COLAGE has actively worked on parentage laws in several states, most recently in Delaware, whose legislature passed a UPA 2017-based parentage reform bill on May 5. There and elsewhere, COLAGE members shared personal testimony with legislators about how outdated laws harmed their families.

On the family formation front, York said, COLAGE seeks to uphold “the ability to access the ways people form families,” including by donor conception. It also wants to make sure “that donor conceived individuals have the protections and supports that they need,” such as “access to [donor] information that they may or may not choose to seek out.”

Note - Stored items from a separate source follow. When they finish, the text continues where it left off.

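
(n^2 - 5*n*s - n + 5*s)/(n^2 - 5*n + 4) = (n - 5*s)/(n - 4)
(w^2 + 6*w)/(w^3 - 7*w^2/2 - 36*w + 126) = 2*w/(2*w^2 - 19*w + 42)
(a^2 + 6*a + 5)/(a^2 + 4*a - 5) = (a + 1)/(a - 1)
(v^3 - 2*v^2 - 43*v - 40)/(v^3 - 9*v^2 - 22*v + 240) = (v + 1)/(v - 6)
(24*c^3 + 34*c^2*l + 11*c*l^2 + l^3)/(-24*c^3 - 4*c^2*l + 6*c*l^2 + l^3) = (-4*c^2 - 5*c*l - l^2)/(4*c^2 - l^2)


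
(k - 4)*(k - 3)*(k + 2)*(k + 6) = k^4 + k^3 - 32*k^2 + 12*k + 144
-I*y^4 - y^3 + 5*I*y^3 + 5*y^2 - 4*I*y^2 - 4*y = y*(y - 4)*(y - I)*(-I*y + I)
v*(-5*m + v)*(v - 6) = -5*m*v^2 + 30*m*v + v^3 - 6*v^2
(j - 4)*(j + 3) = j^2 - j - 12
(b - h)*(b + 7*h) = b^2 + 6*b*h - 7*h^2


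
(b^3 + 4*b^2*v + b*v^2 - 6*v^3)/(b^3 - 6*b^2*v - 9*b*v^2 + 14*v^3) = (-b - 3*v)/(-b + 7*v)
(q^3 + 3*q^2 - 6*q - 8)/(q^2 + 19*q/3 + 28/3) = 3*(q^2 - q - 2)/(3*q + 7)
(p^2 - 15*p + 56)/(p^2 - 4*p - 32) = (p - 7)/(p + 4)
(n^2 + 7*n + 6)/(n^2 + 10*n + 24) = (n + 1)/(n + 4)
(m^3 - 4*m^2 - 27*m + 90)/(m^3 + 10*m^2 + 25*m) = (m^2 - 9*m + 18)/(m*(m + 5))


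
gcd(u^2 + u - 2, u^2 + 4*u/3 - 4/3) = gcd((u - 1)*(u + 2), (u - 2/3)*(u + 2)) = u + 2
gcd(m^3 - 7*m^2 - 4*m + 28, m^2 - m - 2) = m - 2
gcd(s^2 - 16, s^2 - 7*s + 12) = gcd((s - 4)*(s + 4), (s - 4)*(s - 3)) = s - 4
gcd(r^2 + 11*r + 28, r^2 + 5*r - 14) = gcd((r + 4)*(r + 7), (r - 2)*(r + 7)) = r + 7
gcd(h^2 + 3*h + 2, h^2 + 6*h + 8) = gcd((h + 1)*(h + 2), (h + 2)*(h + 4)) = h + 2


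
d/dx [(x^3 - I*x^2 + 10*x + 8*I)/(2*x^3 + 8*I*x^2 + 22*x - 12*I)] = (5*I*x^3 - 3*x^2 - 96*I*x + 148)/(2*(x^5 + 9*I*x^4 - 3*x^3 + 73*I*x^2 + 96*x - 36*I))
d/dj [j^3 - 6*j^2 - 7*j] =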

Much of COLAGE’s work is in collaboration with other LGBTQ, family building, and reproductive rights organizations, which each “bring slightly different perspectives into the room,” she said. COLAGE has been involved, for example, in conversations around legislative proposals to regulate donor conception. “Many of these efforts are driven by late-discovery donor-conceived individuals whose parents were not forthcoming about how they were conceived,” York added, noting that that is typically not the case for COLAGErs. And no legislation can require parents to be truthful to their children about being donor conceived, she said. Nevertheless, even some donor-conceived COLAGErs “would also like to see increased regulation and access to certain information from their donors.”

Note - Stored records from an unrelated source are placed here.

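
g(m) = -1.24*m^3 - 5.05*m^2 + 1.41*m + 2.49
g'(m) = -3.72*m^2 - 10.1*m + 1.41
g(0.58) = 1.37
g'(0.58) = -5.70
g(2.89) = -65.54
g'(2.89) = -58.85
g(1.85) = -20.04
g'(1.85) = -30.01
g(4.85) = -250.92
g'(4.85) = -135.08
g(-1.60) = -7.61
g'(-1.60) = 8.05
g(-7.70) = 258.32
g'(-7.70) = -141.38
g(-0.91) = -2.04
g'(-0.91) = 7.52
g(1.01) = -2.51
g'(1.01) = -12.59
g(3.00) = -72.21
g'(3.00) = -62.37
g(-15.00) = 3030.09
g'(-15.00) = -684.09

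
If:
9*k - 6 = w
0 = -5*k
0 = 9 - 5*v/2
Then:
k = 0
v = 18/5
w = -6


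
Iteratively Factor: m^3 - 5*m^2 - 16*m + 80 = (m + 4)*(m^2 - 9*m + 20) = (m - 5)*(m + 4)*(m - 4)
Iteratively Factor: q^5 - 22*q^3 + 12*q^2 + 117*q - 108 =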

At the same time, York cautioned, “We have to be careful that in attempting to address issues identified by some members of the DCP [donor conceived people] community, that we’re not exacerbating risks or harms for COLAGErs or LGBTQ+ family building.” She explained, “Some of these efforts could risk negatively impacting family formation options, shoring up biogenetic essentialism, increasing stigma for children who don’t share genetics with a parent, and possibly undermining the security of families formed through assisted reproduction,” particularly in states without updated parentage laws. “This area of law and regulation requires careful consideration and a balancing of interests because it touches so much more than the [donor conception] industry,” she said. COLAGE’s job, therefore, is “to bring folks together, talk about the different perspectives, and then advocate in a way that addresses as many of the needs and desires as possible.”
Finally, COLAGE is also working to combat “Don’t Say Gay/Trans’’ legislation and other anti-LGBTQ laws and policies related to schools. “Oftentimes when we talk about kids in school, the focus tends to be on LGBTQ youth,” York observed. She wants a broader approach; kids with LGBTQ parents are, she said, “a forgotten demographic in the advocacy space. COLAGE is trying to work to make sure that those spaces are welcoming and supportive to COLAGErs as well.”
In all three areas of the Queerspawn Agenda, “People who grew up in families like ours are telling lawmakers exactly what works and what doesn’t. And that’s a voice that really needs to be heard,” York asserted. “Our hope is to use COLAGEr voices to shift the narrative and improve the law for all families.”